La révolution d’Aranjuez avait bouleversé toutes les combinaisons de Napoléon. Par un mélange habile de ruses, de séductions et de force, il était parvenu à enlacer le roi, la reine et le prince de la Paix ; il ne leur avait laissé d’autre alternative que de se soumettre à ses volontés ou de fuir au Mexique. Aujourd’hui tout était changé : les vieux souverains étaient renversés et le favori jeté au fond d’une prison. A la place de ces personnages dont il avait si bien su exploiter l’incapacité ou les vices venait de s’élever un jeune prince, dont il ne pouvait encore apprécier au juste les sentimens et les vues, mais dont l’avènement prématuré au trône avait tous les caractères d’une protestation du peuple espagnol contre notre influence et notre domination. Il fallait maintenant édifier sur de nouvelles bases et prendre un parti. Le pire de tous eût été de vouloir rétablir les vieux souverains sur leur trône ; ils avaient perdu l’un et l’autre l’estime et l’attachement de la nation. Les scènes de l’Escurial et d’Aranjuez les avaient fait tomber dans un mépris universel. C’était le mouvement violent de l’opinion, bien plus que l’ambition du prince des Asturies, qui les avait détrônés. La nation avait reporté tous ses respects et tout son amour sur la tête de Ferdinand. Si l’empereur avait voulu la replacer sous le sceptre de ce vieillard incapable et de cette reine débauchée que, dans un jour de colère, elle avait forcés à descendre du trône, elle eût réagi violemment contre son autorité, et, comme il l’a dit lui-même, les vieux souverains n’auraient pas régné trois mois[1].
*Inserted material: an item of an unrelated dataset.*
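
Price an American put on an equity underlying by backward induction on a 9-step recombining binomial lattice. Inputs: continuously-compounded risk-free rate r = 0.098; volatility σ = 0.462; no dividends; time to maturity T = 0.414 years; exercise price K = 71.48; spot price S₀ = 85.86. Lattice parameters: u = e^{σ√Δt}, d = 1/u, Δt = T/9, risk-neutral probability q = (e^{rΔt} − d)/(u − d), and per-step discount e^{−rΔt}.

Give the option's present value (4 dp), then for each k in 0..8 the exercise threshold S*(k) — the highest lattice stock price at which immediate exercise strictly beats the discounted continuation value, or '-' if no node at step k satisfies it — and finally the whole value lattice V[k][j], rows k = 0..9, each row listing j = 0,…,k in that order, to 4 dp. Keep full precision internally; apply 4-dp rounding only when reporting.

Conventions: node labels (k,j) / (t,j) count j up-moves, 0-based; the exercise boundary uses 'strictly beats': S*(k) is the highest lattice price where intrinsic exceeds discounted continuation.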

Napoléon n’avait le choix qu’entre deux systèmes, reconnaître immédiatement Ferdinand ou changer la dynastie. De ces deux partis, le premier avait un côté fâcheux ; il laissait la sécurité de l’empire sans garantie. Il faut le redire, car là était tout le fond de la question, les Bourbons d’Espagne comme ceux de Naples, comme ceux de France, étaient ennemis irréconciliables des Bonaparte. Il ne fallait pas espérer que jamais Ferdinand serait l’allié sincère de l’empereur : il ne pouvait être que son vassal couronné, vassal humble et soumis tant que Napoléon conserverait la toute-puissance, vassal rebelle et ennemi si jamais ce prince venait à éprouver quelque grand revers. Nous devions moins compter encore sur la fidélité de Ferdinand que sur celle de Charles IV, car il y avait dans le père un fonds d’honneur et de loyauté qui n’était point dans le fils. Ferdinand était un de ces hommes qu’on ne parvient à saisir et à dominer qu’en les flattant bassement ou en leur faisant

  1. Lettre de l’empereur à Murat, 29 mars 1808.